In the Garden State, several days worth of training are expected before someone can sit in front of a phone and be considered ready to handle calls from residents in crisis — in many cases, for free.
Jan. 23 launches a three-month-long training process run by CONTACT of Ocean & Monmouth Counties, a 24-hour crisis intervention hotline that also provides callers with information on available resources, as well as referral to community services.
The spring training program educates wannabe volunteers for three hours a night, once a week for 12 weeks. Following that, interested individuals enter the call center to observe live calls. The fall training program runs twice a week for six weeks.
"Trying to find volunteers and get them to commit is a struggle. We do find that once they do complete the training process, that they are very dedicated and committed to our mission," said Kim Santora, executive director of the Ocean-Monmouth office.
The center receives an average of approximately 26,000 calls per year, from individuals dealing with poverty, substance use disorder, abuse, depression, mental and physical health issues, and other problems.
"We take training very seriously in that we want to make sure that whoever we put on the phone, we're comfortable that they're ready and that they're comfortable that they're ready," Santora said. "Because you are dealing with real situations."
Those interested in becoming a volunteer can call 732-240-6104 to register or for additional information.
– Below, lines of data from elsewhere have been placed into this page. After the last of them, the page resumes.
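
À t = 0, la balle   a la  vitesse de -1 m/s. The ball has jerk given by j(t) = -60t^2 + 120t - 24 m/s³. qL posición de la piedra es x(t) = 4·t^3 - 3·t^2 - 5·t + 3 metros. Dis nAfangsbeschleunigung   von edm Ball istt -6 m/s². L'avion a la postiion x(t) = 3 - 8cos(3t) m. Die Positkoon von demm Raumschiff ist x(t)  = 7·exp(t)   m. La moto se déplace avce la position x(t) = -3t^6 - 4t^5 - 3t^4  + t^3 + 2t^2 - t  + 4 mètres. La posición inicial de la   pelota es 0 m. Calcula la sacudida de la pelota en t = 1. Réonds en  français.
De l'équation du jerk j(t) = -60·t^2 + 120·t - 24, nous substituons t = 1 pour obtenir j = 36.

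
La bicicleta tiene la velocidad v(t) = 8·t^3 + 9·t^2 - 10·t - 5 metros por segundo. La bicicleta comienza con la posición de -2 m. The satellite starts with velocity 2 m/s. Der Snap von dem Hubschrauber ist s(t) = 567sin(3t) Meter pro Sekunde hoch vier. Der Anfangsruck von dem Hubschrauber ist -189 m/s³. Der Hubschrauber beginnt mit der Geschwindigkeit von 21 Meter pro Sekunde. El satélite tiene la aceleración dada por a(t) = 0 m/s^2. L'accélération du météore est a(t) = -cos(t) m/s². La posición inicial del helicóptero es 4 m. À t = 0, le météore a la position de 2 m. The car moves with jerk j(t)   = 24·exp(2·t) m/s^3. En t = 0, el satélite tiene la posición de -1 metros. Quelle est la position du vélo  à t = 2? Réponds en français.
Pour résoudre ceci, nous devons prendre 1 intégrale de notre équation de la vitesse v(t) = 8·t^3 + 9·t^2 - 10·t - 5. La primitive de la vitesse, avec x(0) = -2, donne la position: x(t) = 2·t^4 + 3·t^3 - 5·t^2 - 5·t - 2. De l'équation de la position x(t) = 2·t^4 + 3·t^3 - 5·t^2 - 5·t - 2, nous substituons t = 2 pour obtenir x = 24.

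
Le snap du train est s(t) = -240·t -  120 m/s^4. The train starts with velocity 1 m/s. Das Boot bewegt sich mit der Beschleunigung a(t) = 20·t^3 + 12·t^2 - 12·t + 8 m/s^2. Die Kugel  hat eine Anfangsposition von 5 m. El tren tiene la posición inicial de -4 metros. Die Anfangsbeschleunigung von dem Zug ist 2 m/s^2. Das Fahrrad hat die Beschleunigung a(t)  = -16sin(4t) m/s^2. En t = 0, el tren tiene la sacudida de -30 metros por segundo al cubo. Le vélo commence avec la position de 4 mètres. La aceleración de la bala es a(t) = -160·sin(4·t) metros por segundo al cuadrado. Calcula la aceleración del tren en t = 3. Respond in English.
We need to integrate our snap equation s(t) = -240·t - 120 2 times. The antiderivative of snap, with j(0) = -30, gives jerk: j(t) = -120·t^2 - 120·t - 30. Taking ∫j(t)dt and applying a(0) = 2, we find a(t) = -40·t^3 - 60·t^2 - 30·t + 2. From the given acceleration equation a(t) = -40·t^3 - 60·t^2 - 30·t + 2, we substitute t = 3 to get a = -1708.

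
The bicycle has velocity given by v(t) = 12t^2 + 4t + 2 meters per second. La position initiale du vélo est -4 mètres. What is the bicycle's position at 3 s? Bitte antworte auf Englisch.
We must find the integral of our velocity equation v(t) = 12·t^2 + 4·t + 2 1 time. Integrating velocity and using the initial condition x(0) = -4, we get x(t) = 4·t^3 + 2·t^2 + 2·t - 4. We have position x(t) = 4·t^3 + 2·t^2 + 2·t - 4. Substituting t = 3: x(3) = 128.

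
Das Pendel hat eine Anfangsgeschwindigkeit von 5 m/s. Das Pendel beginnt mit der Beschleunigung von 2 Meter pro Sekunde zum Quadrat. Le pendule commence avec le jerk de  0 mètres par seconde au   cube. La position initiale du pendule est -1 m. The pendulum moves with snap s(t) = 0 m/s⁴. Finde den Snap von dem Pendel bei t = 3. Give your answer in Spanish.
Usando s(t) = 0 y sustituyendo t = 3, encontramos s = 0.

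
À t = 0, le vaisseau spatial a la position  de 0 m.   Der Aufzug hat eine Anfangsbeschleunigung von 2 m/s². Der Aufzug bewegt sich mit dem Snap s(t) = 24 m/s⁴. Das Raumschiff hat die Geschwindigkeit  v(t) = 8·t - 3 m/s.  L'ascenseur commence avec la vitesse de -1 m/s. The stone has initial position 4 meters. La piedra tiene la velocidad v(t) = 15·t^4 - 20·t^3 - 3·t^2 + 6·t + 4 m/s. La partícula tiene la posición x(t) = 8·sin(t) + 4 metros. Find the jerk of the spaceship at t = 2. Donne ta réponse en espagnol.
Partiendo de la velocidad v(t) = 8·t - 3, tomamos 2 derivadas. Tomando d/dt de v(t), encontramos a(t) = 8. Derivando la aceleración, obtenemos la sacudida: j(t) = 0. De la ecuación de la sacudida j(t) = 0, sustituimos t = 2 para obtener j = 0.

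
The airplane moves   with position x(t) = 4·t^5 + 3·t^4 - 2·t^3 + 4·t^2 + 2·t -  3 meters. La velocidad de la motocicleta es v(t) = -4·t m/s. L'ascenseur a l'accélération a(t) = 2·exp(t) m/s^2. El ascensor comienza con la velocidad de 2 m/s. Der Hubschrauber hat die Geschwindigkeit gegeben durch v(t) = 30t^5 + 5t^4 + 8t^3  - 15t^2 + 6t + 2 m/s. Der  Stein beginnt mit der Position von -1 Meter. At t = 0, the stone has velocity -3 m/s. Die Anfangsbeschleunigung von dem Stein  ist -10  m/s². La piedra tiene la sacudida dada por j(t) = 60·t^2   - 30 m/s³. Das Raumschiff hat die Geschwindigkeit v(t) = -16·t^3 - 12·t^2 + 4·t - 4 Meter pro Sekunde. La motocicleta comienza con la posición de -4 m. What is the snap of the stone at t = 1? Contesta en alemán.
Wir müssen unsere Gleichung für den Ruck j(t) = 60·t^2 - 30 1-mal ableiten. Die Ableitung von dem Ruck ergibt den Snap: s(t) = 120·t. Mit s(t) = 120·t und Einsetzen von t = 1, finden wir s = 120.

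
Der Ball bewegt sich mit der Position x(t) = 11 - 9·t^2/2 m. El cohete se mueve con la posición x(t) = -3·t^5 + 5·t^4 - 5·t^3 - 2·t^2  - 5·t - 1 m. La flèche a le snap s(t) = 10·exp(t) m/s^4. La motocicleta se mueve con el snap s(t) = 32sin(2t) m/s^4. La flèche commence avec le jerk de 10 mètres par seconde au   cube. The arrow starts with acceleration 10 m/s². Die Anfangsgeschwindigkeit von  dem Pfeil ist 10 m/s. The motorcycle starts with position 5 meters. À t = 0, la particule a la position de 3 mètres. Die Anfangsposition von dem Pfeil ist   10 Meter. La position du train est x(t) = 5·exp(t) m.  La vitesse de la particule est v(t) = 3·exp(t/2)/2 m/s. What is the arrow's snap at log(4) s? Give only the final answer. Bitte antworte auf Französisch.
La réponse est 40.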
Up to 80 hours of training may be necessary before a a staff member can take calls independently for the New Jersey Suicide Prevention Hopeline, part of Rutgers University Behavioral Health Care. Training, both live and online, is mostly conducted on an individual basis.
"Staff are also provided ongoing supervision and have access to several levels of consultation at any hour of the day," said William Zimmerman, clinician supervisor. "There are also ongoing training opportunities and a regular exchange of information related to developments in the field of suicide prevention."
While there's no work more important than assisting a caller contemplating death, Zimmerman said, suicide prevention is not an exact science or formulaic endeavor. For those who regularly speak to callers in crisis, he said, secondary trauma or compassion fatigue is a real concern.
"Thankfully, resilience can be fostered and there is a lot of data available on how to do that," Zimmerman said.
NJ Hopeline employs paid staff to answer hotline calls, he said. Volunteers are utilized for supportive duties and outreach work.